Recycling Roundup 29th October

 

 

East Suffolk county council are no longer accepting plastic bags and plastic food film for recycling, and they’re urging residents to put them in general waste bins where they’ll be incinerated. The council will continue to accept clean plastic food packaging. The council’s recycling contractor has a plant in Kent, where two thirds of the plastics it collects are recycled. The rest is sent to Europe or Asia. Due to the Chinese ban on plastic imports, many councils have stopped accepting many plastics for recycling. Swindon council now only accepts clear plastic bottles for recycling.

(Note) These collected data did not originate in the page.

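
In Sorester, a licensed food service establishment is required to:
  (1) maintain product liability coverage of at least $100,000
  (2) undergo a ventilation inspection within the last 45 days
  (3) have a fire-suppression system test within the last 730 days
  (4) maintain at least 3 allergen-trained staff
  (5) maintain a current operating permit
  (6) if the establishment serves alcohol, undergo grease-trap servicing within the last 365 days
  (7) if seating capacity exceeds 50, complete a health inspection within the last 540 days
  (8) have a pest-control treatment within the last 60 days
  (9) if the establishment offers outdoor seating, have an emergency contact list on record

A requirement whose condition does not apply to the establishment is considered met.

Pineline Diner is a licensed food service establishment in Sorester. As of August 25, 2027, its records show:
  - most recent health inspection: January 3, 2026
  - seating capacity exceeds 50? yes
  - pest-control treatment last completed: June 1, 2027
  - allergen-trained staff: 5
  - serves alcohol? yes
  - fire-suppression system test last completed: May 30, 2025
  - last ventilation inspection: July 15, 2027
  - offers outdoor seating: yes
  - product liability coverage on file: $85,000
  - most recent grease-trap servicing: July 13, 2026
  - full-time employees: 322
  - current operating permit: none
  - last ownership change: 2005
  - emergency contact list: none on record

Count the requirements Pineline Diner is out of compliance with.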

A spokesman for Suffolk council said that is has become much more difficult to find markets for plastic bags and plastic film, so they are no longer being accepted after 25th October. He added that residents are being advised to put them in their general waste bin and they’ll be used for energy recovery, where electricity will be made to power homes.

 

Plastic Bags and Plastic Film

 

Coventry City Council has taken over the brown bin recycling service across Nuneaton and Bedworth after a seven-year deal was agreed. Nuneaton and Bedworth Borough Council is also set to stop its free green bin collection service and it will now cost residents £40 per year to recycle their garden waste. The council say that residents should not notice a change in their recycling service and added that it hopes that the new agreement will improve recycling rates across the borough.

 

The six Somerset councils involved in the Somerset Waste Partnership are looking for a new recycling contractor as it prepares to launch its Recycle More programme from 2020. The partnership is prepared to make a combined loan of £25 million to a contractor so they can invest in new vehicles and equipment. The £25 loan would be made with a view to getting a discount on the price of the contract.

The Recycle More initiative will increase the amount of recycling that is collected through weekly collections and it’s expected that household general waste will be collected les often.

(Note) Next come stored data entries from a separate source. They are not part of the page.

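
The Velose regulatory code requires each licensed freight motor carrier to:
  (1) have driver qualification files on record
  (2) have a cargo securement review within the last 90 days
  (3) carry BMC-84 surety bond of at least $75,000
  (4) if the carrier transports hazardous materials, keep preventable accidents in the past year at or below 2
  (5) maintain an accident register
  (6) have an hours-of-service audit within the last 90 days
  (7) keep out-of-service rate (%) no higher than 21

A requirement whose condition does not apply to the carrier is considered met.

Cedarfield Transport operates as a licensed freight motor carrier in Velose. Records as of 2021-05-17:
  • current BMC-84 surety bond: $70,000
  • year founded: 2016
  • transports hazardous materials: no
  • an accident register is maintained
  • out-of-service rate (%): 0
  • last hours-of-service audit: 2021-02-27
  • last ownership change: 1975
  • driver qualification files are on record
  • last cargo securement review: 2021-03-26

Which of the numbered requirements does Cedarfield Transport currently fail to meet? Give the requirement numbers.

1. driver qualification files present → met
2. cargo securement review 52 days ago vs limit 90 → met
3. BMC-84 surety bond $70,000 < $75,000 → not met
4. condition 'transports hazardous materials' does not hold → requirement n/a → met
5. accident register present → met
6. hours-of-service audit 79 days ago vs limit 90 → met
7. out-of-service rate (%) 0 ≤ 21 → met
Not met: 3

3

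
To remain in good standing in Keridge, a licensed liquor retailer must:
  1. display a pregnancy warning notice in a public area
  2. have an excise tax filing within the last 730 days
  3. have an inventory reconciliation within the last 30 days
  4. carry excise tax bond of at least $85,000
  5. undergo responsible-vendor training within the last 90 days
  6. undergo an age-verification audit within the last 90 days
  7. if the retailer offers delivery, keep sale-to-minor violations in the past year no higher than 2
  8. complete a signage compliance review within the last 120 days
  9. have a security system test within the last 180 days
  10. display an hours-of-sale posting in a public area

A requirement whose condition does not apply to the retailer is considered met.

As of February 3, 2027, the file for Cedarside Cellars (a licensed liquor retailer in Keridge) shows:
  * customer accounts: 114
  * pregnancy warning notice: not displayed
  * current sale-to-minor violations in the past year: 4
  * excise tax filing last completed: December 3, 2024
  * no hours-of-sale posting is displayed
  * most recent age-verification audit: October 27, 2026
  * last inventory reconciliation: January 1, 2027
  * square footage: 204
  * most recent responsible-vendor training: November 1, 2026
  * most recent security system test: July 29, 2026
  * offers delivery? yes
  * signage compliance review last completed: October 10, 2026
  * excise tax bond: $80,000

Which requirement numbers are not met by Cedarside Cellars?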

There are currently four companies interested in the contract, and the winner bid is set to be announced in March next year, when the first Recycle More collections start.

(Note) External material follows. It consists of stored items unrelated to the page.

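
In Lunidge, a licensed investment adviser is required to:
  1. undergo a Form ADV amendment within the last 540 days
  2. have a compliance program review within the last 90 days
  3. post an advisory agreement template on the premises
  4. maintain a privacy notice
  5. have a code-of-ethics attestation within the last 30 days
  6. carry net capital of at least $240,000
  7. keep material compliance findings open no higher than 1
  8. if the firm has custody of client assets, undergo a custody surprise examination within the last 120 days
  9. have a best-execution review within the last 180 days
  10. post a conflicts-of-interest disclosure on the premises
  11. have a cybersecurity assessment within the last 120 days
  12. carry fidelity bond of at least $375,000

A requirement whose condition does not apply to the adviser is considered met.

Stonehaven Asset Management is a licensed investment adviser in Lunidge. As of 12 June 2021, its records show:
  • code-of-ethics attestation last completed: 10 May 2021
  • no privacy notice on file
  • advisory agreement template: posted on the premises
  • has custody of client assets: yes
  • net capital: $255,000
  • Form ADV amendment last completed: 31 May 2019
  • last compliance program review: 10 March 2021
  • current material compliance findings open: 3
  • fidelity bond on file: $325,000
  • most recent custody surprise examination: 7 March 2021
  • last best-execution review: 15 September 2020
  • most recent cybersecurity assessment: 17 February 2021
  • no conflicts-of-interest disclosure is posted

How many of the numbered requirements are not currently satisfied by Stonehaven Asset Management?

1. Form ADV amendment 743 days ago vs limit 540 → not met
2. compliance program review 94 days ago vs limit 90 → not met
3. advisory agreement template present → met
4. privacy notice absent → not met
5. code-of-ethics attestation 33 days ago vs limit 30 → not met
6. net capital $255,000 ≥ $240,000 → met
7. material compliance findings open 3 > 1 → not met
8. condition 'has custody of client assets' holds; custody surprise examination 97 days ago vs limit 120 → met
9. best-execution review 270 days ago vs limit 180 → not met
10. conflicts-of-interest disclosure absent → not met
11. cybersecurity assessment 115 days ago vs limit 120 → met
12. fidelity bond $325,000 < $375,000 → not met
Not met: 8 of 12

8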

A council spokesperson said that councils can normally borrow at a lower cost than companies so the councils will most likely borrow the funds for new refuse vehicles. The council will own the trucks instead of the contractors which will mean that the councils should be able to negotiate a cheaper contract. They’ll pay back the loan over the course of 10 years and they’ll have the cost of borrowing covered by the contractor, which is not only good news for the councils, it’s great for taxpayers.